Evaluations help you verify that model responses match your style, accuracy, and safety expectations. This playbook shows how to build simple evals using the Luntrex API and your own test set.
When to use evals
- Switching models and validating quality before a rollout.
- Testing prompt changes against a representative sample set.
- Tracking regressions in accuracy, tone, or safety over time.
Step 1: Define a task + rubric
Create a clear objective and a scoring rubric.

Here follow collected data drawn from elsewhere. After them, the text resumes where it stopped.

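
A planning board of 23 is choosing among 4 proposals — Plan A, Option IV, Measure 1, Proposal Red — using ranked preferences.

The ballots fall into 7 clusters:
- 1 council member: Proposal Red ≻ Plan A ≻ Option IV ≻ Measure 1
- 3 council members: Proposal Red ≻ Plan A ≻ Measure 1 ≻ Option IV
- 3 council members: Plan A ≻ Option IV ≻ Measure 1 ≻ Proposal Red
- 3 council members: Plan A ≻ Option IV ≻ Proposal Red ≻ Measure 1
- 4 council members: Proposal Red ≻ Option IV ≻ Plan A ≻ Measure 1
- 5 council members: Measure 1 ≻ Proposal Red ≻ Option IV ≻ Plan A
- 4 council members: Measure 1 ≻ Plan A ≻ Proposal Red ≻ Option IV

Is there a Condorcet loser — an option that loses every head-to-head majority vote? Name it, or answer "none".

Option IV

Pairwise majorities:
Plan A vs Option IV: 14 to 9, Plan A.
Plan A vs Measure 1: 14 to 9, Plan A.
Plan A–Proposal Red: Proposal Red 13–10.
Option IV vs Measure 1: 11 to 12, Measure 1.
Option IV vs Proposal Red: 6 to 17, Proposal Red.
Measure 1 vs Proposal Red: Measure 1, 12–11.
Only Option IV has no wins; Option IV is the Condorcet loser.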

Keep it simple at first.
{
"task": "Categorize support tickets into Hardware, Software, or Other",
"rubric": "Output must be exactly one of: Hardware, Software, Other"
}
Step 2: Build a test set
Prepare a JSONL file with input + expected output.
{ "ticket_text": "My monitor won't turn on", "expected_label": "Hardware" }
{ "ticket_text": "Can't log into the app", "expected_label": "Software" }
{ "ticket_text": "Best restaurants in Dhaka?", "expected_label": "Other" }
Step 3: Run your eval with Luntrex
Loop through your dataset and send each test case to Luntrex using the unified API.
curl https://luntrex.com/api/v1/chat/completions \
-H "Authorization: Bearer YOUR_LUNTREX_KEY" \
-H "Content-Type: application/json" \
-d '{
"model": "openai/gpt-4.1",
"messages": [
{ "role": "system", "content": "Categorize the ticket into Hardware, Software, or Other." },
{ "role": "user", "content": "My monitor won''t turn on." }
]
}'
Analyze results
Compare the model output to your expected label. Track pass/fail rates and examples.
- Start with 20-50 samples, then expand.
- Log failures to refine prompts or switch models.
- Run weekly to detect regressions.
Best practices
- Keep prompts deterministic during evals (temperature 0-0.3).
- Use the same dataset across models for fair comparisons.
- Track latency + cost alongside quality for a full picture.
Optional: Automate weekly runs
Schedule a weekly job that runs your eval suite and writes a summary report. This can feed your internal dashboards or model comparison pages.